We’ve all felt that little shiver at some time when an unexpected and unexplainable event occurs. A door slams when there is no wind. A piece of paper is in the wrong place. A cold chill fills a room. You know, stuff like that.
For some, those with spectrophobia, the unexpected and unexplainable are neither. Ghosts. Hants. Spirits. Phantasms. And for those with spectrophobia, these are to be feared. Some people are open to the supernatural and are willing to explore and investigate. Not so for the spectrophobic character.
Spectrophobia comes to us from the Latin spectrum meaning ‘appearance or apparition’ and from Greek phobia meaning ‘fear.’
I can spin many scenarios for this personality quirk, and here are two. One is paranormal; the other not.

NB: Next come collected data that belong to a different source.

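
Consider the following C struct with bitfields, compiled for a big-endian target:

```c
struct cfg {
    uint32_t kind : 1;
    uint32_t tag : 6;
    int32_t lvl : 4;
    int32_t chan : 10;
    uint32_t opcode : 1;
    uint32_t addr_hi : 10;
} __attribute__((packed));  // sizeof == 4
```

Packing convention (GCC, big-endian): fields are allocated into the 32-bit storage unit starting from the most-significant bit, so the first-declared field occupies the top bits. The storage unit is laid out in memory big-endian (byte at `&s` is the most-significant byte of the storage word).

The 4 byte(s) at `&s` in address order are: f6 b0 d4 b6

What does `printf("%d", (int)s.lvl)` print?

[0]=0xf6 [1]=0xb0 [2]=0xd4 [3]=0xb6 (big-endian) → word 0xf6b0d4b6
kind [31+:1] = (word>>31) & 0x1 = 1
tag [25+:6] = (word>>25) & 0x3f = 59
lvl [21+:4] = (word>>21) & 0xf = 5  ←
chan [11+:10] = (word>>11) & 0x3ff = 538
opcode [10+:1] = (word>>10) & 0x1 = 1
addr_hi [0+:10] = (word>>0) & 0x3ff = 182
lvl signed 4b, MSB=0: value = 5

5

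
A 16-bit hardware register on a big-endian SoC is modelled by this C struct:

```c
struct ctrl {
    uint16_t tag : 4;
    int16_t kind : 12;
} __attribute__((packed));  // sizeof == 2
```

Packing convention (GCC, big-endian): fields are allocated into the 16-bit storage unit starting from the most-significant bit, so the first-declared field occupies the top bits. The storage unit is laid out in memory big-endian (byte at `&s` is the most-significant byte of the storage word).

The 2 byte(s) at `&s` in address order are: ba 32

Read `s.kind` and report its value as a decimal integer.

-1486

[0]=0xba [1]=0x32 (big-endian) → word 0xba32
tag:4 @ bit 12 → (0xba32>>12)&0xf = 0xb
kind:12 @ bit 0 → (0xba32>>0)&0xfff = 0xa32  ←
kind signed 12b, MSB=1: 2610 - 4096 = -1486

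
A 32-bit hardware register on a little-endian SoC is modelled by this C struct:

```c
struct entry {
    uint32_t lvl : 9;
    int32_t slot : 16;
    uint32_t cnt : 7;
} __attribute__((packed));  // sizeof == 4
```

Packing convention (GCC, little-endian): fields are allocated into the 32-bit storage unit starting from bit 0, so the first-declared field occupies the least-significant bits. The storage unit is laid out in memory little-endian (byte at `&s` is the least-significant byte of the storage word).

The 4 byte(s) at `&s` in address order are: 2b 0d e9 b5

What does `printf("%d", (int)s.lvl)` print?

[0]=0x2b [1]=0x0d [2]=0xe9 [3]=0xb5 (little-endian) → word 0xb5e90d2b
lvl:9 @ bit 0 → (0xb5e90d2b>>0)&0x1ff = 0x12b  ←
slot:16 @ bit 9 → (0xb5e90d2b>>9)&0xffff = 0xf486
cnt:7 @ bit 25 → (0xb5e90d2b>>25)&0x7f = 0x5a

299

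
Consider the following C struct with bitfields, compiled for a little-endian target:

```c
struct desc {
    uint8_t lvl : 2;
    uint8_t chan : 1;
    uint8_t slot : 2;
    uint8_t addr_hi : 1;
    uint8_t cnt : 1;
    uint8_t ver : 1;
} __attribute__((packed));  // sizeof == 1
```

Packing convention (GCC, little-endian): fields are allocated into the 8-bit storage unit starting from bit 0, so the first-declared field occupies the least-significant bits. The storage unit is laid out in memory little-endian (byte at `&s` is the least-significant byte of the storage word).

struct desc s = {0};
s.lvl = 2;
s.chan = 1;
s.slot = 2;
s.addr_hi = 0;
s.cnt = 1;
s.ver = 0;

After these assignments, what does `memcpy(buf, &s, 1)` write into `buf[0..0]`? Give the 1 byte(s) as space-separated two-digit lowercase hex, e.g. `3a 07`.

lvl:2 = 2 → 0x2 << 0 → word 0x02
chan:1 = 1 → 0x1 << 2 → word 0x06
slot:2 = 2 → 0x2 << 3 → word 0x16
addr_hi:1 = 0 → 0x0 << 5 → word 0x16
cnt:1 = 1 → 0x1 << 6 → word 0x56
ver:1 = 0 → 0x0 << 7 → word 0x56
word = 0x56 → little-endian bytes:
  [0]=0x56

56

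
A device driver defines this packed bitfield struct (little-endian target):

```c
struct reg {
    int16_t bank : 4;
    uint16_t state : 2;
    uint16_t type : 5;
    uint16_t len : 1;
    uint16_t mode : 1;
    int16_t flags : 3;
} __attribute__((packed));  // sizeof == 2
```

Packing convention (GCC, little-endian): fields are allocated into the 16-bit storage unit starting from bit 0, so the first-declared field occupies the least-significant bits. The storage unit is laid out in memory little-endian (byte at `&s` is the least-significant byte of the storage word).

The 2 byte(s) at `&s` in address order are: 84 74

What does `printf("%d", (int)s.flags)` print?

[0]=0x84 [1]=0x74 (little-endian) → word 0x7484
bank [0+:4] = (word>>0) & 0xf = 4
state [4+:2] = (word>>4) & 0x3 = 0
type [6+:5] = (word>>6) & 0x1f = 18
len [11+:1] = (word>>11) & 0x1 = 0
mode [12+:1] = (word>>12) & 0x1 = 1
flags [13+:3] = (word>>13) & 0x7 = 3  ←
flags signed 3b, MSB=0: value = 3

3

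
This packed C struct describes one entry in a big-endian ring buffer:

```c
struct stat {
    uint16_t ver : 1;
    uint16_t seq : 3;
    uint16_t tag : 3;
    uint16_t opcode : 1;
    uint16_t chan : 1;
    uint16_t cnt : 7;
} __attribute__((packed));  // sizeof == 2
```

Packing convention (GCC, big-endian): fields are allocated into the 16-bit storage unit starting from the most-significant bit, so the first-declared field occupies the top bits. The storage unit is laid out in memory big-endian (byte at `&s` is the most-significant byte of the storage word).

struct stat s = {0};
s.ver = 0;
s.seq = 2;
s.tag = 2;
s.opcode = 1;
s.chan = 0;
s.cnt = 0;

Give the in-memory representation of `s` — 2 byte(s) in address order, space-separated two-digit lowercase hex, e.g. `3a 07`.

[15+:1] ver=0 & 0x1 = 0x0; word=0x0000
[12+:3] seq=2 & 0x7 = 0x2; word=0x2000
[9+:3] tag=2 & 0x7 = 0x2; word=0x2400
[8+:1] opcode=1 & 0x1 = 0x1; word=0x2500
[7+:1] chan=0 & 0x1 = 0x0; word=0x2500
[0+:7] cnt=0 & 0x7f = 0x0; word=0x2500
word = 0x2500 → big-endian bytes:
  [0]=0x25  [1]=0x00

25 00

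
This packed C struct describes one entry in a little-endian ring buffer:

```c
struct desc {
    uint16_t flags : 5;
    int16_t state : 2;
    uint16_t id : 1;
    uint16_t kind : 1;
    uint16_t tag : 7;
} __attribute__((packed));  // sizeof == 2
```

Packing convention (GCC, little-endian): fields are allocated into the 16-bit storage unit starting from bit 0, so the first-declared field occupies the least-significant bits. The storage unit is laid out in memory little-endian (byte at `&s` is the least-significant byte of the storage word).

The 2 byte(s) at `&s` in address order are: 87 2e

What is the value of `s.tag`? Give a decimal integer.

23

[0]=0x87 [1]=0x2e (little-endian) → word 0x2e87
flags [0+:5] = (word>>0) & 0x1f = 7
state [5+:2] = (word>>5) & 0x3 = 0
id [7+:1] = (word>>7) & 0x1 = 1
kind [8+:1] = (word>>8) & 0x1 = 0
tag [9+:7] = (word>>9) & 0x7f = 23  ←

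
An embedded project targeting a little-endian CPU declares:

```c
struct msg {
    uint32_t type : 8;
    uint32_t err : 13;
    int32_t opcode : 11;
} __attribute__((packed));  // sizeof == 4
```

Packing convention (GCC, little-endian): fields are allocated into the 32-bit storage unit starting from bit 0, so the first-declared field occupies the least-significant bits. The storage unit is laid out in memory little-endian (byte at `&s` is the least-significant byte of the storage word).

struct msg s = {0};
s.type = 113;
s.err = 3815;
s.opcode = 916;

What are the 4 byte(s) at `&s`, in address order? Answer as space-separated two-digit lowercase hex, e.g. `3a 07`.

[0+:8] type=113 & 0xff = 0x71; word=0x00000071
[8+:13] err=3815 & 0x1fff = 0xee7; word=0x000ee771
[21+:11] opcode=916 & 0x7ff = 0x394; word=0x728ee771
word = 0x728ee771 → little-endian bytes:
  [0]=0x71  [1]=0xe7  [2]=0x8e  [3]=0x72

71 e7 8e 72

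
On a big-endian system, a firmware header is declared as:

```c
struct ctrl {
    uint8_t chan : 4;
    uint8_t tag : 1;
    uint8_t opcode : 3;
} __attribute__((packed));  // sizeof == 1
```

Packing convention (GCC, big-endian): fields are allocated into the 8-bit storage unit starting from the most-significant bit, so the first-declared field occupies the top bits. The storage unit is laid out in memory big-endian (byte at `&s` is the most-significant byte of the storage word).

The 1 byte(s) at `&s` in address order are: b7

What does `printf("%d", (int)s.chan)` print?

11

[0]=0xb7 (big-endian) → word 0xb7
chan:4 @ bit 4 → (0xb7>>4)&0xf = 0xb  ←
tag:1 @ bit 3 → (0xb7>>3)&0x1 = 0x0
opcode:3 @ bit 0 → (0xb7>>0)&0x7 = 0x7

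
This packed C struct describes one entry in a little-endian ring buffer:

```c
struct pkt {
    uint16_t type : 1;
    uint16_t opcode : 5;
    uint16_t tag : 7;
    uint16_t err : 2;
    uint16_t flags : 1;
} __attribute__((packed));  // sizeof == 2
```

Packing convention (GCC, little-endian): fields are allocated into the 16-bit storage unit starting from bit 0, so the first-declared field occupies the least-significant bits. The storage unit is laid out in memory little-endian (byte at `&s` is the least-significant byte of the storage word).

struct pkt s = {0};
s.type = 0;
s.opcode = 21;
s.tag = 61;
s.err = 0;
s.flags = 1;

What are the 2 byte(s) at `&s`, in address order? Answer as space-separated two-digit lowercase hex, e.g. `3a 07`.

type (1b) val=0 bits=0x0 at bit 0: 0x0000
opcode (5b) val=21 bits=0x15 at bit 1: 0x002a
tag (7b) val=61 bits=0x3d at bit 6: 0x0f6a
err (2b) val=0 bits=0x0 at bit 13: 0x0f6a
flags (1b) val=1 bits=0x1 at bit 15: 0x8f6a
word = 0x8f6a → little-endian bytes:
  [0]=0x6a  [1]=0x8f

6a 8f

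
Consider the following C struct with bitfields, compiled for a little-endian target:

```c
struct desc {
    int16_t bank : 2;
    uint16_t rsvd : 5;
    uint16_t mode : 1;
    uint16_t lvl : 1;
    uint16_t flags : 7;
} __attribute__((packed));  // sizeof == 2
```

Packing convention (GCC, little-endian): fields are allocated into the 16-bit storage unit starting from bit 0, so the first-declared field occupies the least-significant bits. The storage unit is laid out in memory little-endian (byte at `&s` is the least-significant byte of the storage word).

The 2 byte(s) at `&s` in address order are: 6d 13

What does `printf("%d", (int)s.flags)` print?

9

[0]=0x6d [1]=0x13 (little-endian) → word 0x136d
bank [0+:2] = (word>>0) & 0x3 = 1
rsvd [2+:5] = (word>>2) & 0x1f = 27
mode [7+:1] = (word>>7) & 0x1 = 0
lvl [8+:1] = (word>>8) & 0x1 = 1
flags [9+:7] = (word>>9) & 0x7f = 9  ←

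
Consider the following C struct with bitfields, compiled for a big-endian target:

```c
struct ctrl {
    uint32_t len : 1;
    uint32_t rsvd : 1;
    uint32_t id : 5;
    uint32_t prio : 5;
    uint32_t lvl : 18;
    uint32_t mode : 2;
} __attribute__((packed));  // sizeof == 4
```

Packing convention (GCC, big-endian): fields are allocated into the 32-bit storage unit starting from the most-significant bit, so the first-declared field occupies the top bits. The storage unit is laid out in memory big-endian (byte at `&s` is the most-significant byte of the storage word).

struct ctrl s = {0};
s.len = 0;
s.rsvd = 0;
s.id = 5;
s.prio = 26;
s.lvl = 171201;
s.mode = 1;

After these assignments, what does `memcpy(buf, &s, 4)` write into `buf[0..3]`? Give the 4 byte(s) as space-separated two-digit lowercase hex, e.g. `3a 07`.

0b aa 73 05

[31+:1] len=0 & 0x1 = 0x0; word=0x00000000
[30+:1] rsvd=0 & 0x1 = 0x0; word=0x00000000
[25+:5] id=5 & 0x1f = 0x5; word=0x0a000000
[20+:5] prio=26 & 0x1f = 0x1a; word=0x0ba00000
[2+:18] lvl=171201 & 0x3ffff = 0x29cc1; word=0x0baa7304
[0+:2] mode=1 & 0x3 = 0x1; word=0x0baa7305
word = 0x0baa7305 → big-endian bytes:
  [0]=0x0b  [1]=0xaa  [2]=0x73  [3]=0x05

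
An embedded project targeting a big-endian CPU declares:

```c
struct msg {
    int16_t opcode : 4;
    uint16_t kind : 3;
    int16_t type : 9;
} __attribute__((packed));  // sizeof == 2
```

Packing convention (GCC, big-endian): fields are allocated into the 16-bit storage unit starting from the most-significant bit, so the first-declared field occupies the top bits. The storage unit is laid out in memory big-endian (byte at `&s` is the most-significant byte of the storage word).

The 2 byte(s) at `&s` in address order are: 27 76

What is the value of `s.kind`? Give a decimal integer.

[0]=0x27 [1]=0x76 (big-endian) → word 0x2776
opcode:4 @ bit 12 → (0x2776>>12)&0xf = 0x2
kind:3 @ bit 9 → (0x2776>>9)&0x7 = 0x3  ←
type:9 @ bit 0 → (0x2776>>0)&0x1ff = 0x176

3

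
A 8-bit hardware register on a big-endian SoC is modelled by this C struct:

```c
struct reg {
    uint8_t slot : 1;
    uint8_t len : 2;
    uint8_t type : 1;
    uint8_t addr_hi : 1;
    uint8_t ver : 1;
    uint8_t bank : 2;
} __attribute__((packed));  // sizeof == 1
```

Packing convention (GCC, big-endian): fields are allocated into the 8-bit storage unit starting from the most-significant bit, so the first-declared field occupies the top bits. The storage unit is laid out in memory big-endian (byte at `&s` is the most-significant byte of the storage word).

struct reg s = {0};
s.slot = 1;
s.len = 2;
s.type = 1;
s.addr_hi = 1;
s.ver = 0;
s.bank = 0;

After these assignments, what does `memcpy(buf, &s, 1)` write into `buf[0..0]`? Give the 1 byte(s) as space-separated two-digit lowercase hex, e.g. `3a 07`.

d8

slot:1 = 1 → 0x1 << 7 → word 0x80
len:2 = 2 → 0x2 << 5 → word 0xc0
type:1 = 1 → 0x1 << 4 → word 0xd0
addr_hi:1 = 1 → 0x1 << 3 → word 0xd8
ver:1 = 0 → 0x0 << 2 → word 0xd8
bank:2 = 0 → 0x0 << 0 → word 0xd8
word = 0xd8 → big-endian bytes:
  [0]=0xd8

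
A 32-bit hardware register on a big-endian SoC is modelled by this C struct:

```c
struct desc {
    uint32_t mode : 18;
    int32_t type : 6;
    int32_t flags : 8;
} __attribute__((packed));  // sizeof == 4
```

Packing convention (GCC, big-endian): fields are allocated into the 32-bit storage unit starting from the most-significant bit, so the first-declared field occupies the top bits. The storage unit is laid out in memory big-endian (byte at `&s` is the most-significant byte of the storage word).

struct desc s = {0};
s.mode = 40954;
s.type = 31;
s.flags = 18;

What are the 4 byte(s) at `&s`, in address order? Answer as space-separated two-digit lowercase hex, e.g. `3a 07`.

mode:18 = 40954 → 0x9ffa << 14 → word 0x27fe8000
type:6 = 31 → 0x1f << 8 → word 0x27fe9f00
flags:8 = 18 → 0x12 << 0 → word 0x27fe9f12
word = 0x27fe9f12 → big-endian bytes:
  [0]=0x27  [1]=0xfe  [2]=0x9f  [3]=0x12

27 fe 9f 12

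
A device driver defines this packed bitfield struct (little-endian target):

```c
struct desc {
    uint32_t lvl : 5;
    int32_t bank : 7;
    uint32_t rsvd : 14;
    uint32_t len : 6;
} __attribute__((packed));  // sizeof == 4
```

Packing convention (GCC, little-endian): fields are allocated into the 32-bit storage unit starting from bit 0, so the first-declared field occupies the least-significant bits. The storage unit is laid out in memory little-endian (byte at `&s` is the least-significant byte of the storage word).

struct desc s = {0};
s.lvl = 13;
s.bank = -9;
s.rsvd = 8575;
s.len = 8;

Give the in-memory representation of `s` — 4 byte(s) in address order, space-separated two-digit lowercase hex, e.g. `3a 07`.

ed fe 17 22

[0+:5] lvl=13 & 0x1f = 0xd; word=0x0000000d
[5+:7] bank=-9 & 0x7f = 0x77; word=0x00000eed
[12+:14] rsvd=8575 & 0x3fff = 0x217f; word=0x0217feed
[26+:6] len=8 & 0x3f = 0x8; word=0x2217feed
word = 0x2217feed → little-endian bytes:
  [0]=0xed  [1]=0xfe  [2]=0x17  [3]=0x22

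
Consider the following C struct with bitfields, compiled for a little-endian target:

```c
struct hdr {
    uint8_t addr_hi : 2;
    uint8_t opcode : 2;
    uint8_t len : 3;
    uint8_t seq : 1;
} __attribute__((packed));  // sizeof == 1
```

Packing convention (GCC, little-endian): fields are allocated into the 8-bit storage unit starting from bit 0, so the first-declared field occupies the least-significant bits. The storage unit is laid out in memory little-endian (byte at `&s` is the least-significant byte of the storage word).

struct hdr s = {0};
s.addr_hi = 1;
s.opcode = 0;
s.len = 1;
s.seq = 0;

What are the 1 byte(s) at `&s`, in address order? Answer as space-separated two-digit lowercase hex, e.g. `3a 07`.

addr_hi (2b) val=1 bits=0x1 at bit 0: 0x01
opcode (2b) val=0 bits=0x0 at bit 2: 0x01
len (3b) val=1 bits=0x1 at bit 4: 0x11
seq (1b) val=0 bits=0x0 at bit 7: 0x11
word = 0x11 → little-endian bytes:
  [0]=0x11

11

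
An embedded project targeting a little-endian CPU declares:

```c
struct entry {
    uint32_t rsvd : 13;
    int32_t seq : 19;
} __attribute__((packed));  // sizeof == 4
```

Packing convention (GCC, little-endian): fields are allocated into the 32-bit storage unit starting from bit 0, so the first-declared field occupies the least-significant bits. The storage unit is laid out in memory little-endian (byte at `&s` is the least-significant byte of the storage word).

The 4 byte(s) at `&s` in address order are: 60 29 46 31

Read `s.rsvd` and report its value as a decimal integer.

2400

[0]=0x60 [1]=0x29 [2]=0x46 [3]=0x31 (little-endian) → word 0x31462960
rsvd [0+:13] = (word>>0) & 0x1fff = 2400  ←
seq [13+:19] = (word>>13) & 0x7ffff = 100913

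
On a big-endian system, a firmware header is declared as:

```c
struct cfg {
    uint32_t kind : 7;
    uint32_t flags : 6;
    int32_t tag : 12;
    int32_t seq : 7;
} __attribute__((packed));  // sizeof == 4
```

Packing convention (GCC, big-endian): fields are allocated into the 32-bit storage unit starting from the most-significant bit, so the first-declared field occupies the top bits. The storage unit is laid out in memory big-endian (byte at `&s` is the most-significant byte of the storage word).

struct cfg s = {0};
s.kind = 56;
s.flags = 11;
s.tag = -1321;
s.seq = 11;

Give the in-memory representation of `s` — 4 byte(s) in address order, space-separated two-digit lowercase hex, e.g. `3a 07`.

kind (7b) val=56 bits=0x38 at bit 25: 0x70000000
flags (6b) val=11 bits=0xb at bit 19: 0x70580000
tag (12b) val=-1321 bits=0xad7 at bit 7: 0x705d6b80
seq (7b) val=11 bits=0xb at bit 0: 0x705d6b8b
word = 0x705d6b8b → big-endian bytes:
  [0]=0x70  [1]=0x5d  [2]=0x6b  [3]=0x8b

70 5d 6b 8b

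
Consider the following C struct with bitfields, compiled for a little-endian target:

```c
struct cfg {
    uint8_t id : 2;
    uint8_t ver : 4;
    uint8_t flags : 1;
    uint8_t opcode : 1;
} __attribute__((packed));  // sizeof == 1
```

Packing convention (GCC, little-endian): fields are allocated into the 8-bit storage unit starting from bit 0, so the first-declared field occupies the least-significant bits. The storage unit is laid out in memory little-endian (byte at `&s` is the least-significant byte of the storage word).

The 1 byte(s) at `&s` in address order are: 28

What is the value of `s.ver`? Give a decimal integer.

10

[0]=0x28 (little-endian) → word 0x28
id:2 @ bit 0 → (0x28>>0)&0x3 = 0x0
ver:4 @ bit 2 → (0x28>>2)&0xf = 0xa  ←
flags:1 @ bit 6 → (0x28>>6)&0x1 = 0x0
opcode:1 @ bit 7 → (0x28>>7)&0x1 = 0x0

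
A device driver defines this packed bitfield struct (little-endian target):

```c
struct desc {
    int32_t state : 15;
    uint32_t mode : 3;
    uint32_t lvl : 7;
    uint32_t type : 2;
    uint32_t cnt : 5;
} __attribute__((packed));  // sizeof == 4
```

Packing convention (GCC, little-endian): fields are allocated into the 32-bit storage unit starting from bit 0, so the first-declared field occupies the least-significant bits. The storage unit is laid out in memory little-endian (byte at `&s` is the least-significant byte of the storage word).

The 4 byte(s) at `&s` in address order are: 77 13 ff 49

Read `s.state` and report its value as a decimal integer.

4983

[0]=0x77 [1]=0x13 [2]=0xff [3]=0x49 (little-endian) → word 0x49ff1377
state:15 @ bit 0 → (0x49ff1377>>0)&0x7fff = 0x1377  ←
mode:3 @ bit 15 → (0x49ff1377>>15)&0x7 = 0x6
lvl:7 @ bit 18 → (0x49ff1377>>18)&0x7f = 0x7f
type:2 @ bit 25 → (0x49ff1377>>25)&0x3 = 0x0
cnt:5 @ bit 27 → (0x49ff1377>>27)&0x1f = 0x9
state signed 15b, MSB=0: value = 4983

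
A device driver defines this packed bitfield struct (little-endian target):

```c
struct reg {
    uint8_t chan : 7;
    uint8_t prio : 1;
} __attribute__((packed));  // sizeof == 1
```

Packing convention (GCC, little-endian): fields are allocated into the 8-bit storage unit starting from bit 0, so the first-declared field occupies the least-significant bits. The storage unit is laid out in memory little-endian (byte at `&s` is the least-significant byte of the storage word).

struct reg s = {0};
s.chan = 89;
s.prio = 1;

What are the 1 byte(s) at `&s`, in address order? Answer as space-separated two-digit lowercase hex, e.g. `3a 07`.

d9

chan (7b) val=89 bits=0x59 at bit 0: 0x59
prio (1b) val=1 bits=0x1 at bit 7: 0xd9
word = 0xd9 → little-endian bytes:
  [0]=0xd9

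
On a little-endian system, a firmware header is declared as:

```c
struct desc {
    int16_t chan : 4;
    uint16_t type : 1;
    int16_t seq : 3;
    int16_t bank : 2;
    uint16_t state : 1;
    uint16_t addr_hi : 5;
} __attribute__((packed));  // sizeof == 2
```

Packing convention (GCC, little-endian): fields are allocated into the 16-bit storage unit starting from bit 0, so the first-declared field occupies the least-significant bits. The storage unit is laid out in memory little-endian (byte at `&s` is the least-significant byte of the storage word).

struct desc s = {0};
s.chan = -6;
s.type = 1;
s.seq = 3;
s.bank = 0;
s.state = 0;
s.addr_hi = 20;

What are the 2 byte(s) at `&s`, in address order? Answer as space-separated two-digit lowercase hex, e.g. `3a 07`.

chan (4b) val=-6 bits=0xa at bit 0: 0x000a
type (1b) val=1 bits=0x1 at bit 4: 0x001a
seq (3b) val=3 bits=0x3 at bit 5: 0x007a
bank (2b) val=0 bits=0x0 at bit 8: 0x007a
state (1b) val=0 bits=0x0 at bit 10: 0x007a
addr_hi (5b) val=20 bits=0x14 at bit 11: 0xa07a
word = 0xa07a → little-endian bytes:
  [0]=0x7a  [1]=0xa0

7a a0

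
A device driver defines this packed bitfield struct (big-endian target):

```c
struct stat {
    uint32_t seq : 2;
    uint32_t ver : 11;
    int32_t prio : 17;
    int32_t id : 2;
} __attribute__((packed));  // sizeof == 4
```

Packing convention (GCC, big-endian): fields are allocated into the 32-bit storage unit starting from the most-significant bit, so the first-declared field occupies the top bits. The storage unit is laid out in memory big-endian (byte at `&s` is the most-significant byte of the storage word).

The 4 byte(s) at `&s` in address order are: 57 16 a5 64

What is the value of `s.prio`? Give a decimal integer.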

A good old rip-roaring ghost story could find your spectrophobic character taking a dare to stay overnight in a haunted house or finding shimself there not knowing the place is haunted. In both cases, you have a multitude of opportunities to up the horror factor while it slowly dawns on your character that ghosts are real and they are present in this location. Moreover, a malevolent spirit could be there for any number of reasons such as hanging on until shis murder is solved or condemned to live there as a placement in hell. A frustrated malevolent spirit could create some very interesting scenes for your spectrophobe.
Another way to go isn’t paranormal at all. Your antagonist may know of your spectrophobe’s fear and set up a “haunted house” scenario with no spirits at all but with very realistic scares. The antagonist could have the purpose of driving the spectrophobe crazy with the intent of bilking shim out of an inheritance or removing shim as someone’s love interest.